2. Des justifications plus incertaines
a) Une demande « frémissante » en faveur du nom de la mère
Selon M. Gérard Gouzes, rapporteur à l'Assemblée nationale, la discrimination qui résulte de nos principes de transmission du nom patronymique semble « de moins en moins bien acceptée 68 ( * ) ». La prééminence du nom du père apparaît comme « une forme moderne de la loi salique, apparue sous l'époque mérovingienne ». Votre commission estime qu'un frémissement en faveur d'une évolution des règles de dévolution du nom est perceptible, tout en jugeant toutefois exagéré de faire état d'une demande massive. Il a été démontré que la transmission du nom du père est une pratique majoritaire en France, même lorsque les parents d'un enfant naturel peuvent jouer sur l'ordre des reconnaissances (cf. I-B-1-a).
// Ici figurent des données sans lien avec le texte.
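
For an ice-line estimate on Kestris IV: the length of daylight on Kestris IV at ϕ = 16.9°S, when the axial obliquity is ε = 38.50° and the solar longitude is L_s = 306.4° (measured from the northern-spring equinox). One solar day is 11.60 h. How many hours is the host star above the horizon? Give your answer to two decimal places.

Solar declination: sin δ = sin ε · sin L_s = sin 38.50° × sin 306.4° = -0.50106, so δ = -30.070°.
cos h₀ = −tan ϕ · tan δ = −tan(-16.9°) × tan(-30.070°) = -0.1759, so h₀ = 1.7476 rad = 100.13°.
Daylight = 2h₀/(2π) × 11.60 h = (1.7476/π) × 11.60 = 6.45 h.

6.45 h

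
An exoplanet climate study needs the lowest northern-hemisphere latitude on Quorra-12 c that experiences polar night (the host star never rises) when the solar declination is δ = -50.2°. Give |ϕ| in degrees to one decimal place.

Polar night requires cos h₀ = −tan ϕ tan δ ≥ 1, i.e. tan ϕ tan δ ≤ −1.
The boundary is |tan ϕ| · |tan δ| = 1, so |ϕ| = 90° − |δ| = 90° − 50.2° = 39.8° in the northern hemisphere.

|ϕ| = 39.8°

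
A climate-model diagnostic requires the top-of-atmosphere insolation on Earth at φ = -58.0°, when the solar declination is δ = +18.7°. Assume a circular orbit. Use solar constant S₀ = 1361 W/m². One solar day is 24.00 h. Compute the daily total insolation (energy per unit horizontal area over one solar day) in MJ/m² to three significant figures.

5.63 MJ/m²

cos H₀ = −tan(-58.0°) tan(+18.700°) = 0.5417, H₀ = 0.9984 rad.
Bracket: H₀ sin φ sin δ + cos φ cos δ sin H₀ = 0.9984×-0.84805×0.32061 + 0.52992×0.94721×0.84058 = -0.271458 + 0.421925 = 0.150467.
Q̄ = (S₀/π) × [bracket] = (1361/π) × 0.150467 = 65.185 W/m².
Daily total = Q̄ × 24.00 h × 3600 s/h = 65.185 × 24.00 × 3600 / 10⁶ = 5.632 MJ/m².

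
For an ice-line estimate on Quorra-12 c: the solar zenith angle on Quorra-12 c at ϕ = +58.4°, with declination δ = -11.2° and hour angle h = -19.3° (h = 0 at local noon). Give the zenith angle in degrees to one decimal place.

θ_z = 71.4°

cos θ_z = sin ϕ sin δ + cos ϕ cos δ cos h = -0.165435 + 0.485120 = 0.319685.
θ_z = arccos(0.319685) = 71.4°.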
Votre commission n'entend pas minimiser l'accroissement en chiffre absolu du nombre d'enfants portant le nom de leur mère (500 en 1965 contre 6.500 en 1994). Elle estime néanmoins, que ce chiffre doit être apprécié au regard de l'augmentation du nombre de naissances hors mariages (51.000 en 1965 contre 257.000 en 1994) soit 0,9 % des enfants nés hors mariage en 1965 contre 2,5 % seulement en 1994. Il demeure donc assez rare qu'un enfant reconnu par son père porte le nom maternel, mais on ne peut nier l'émergence d'une telle pratique.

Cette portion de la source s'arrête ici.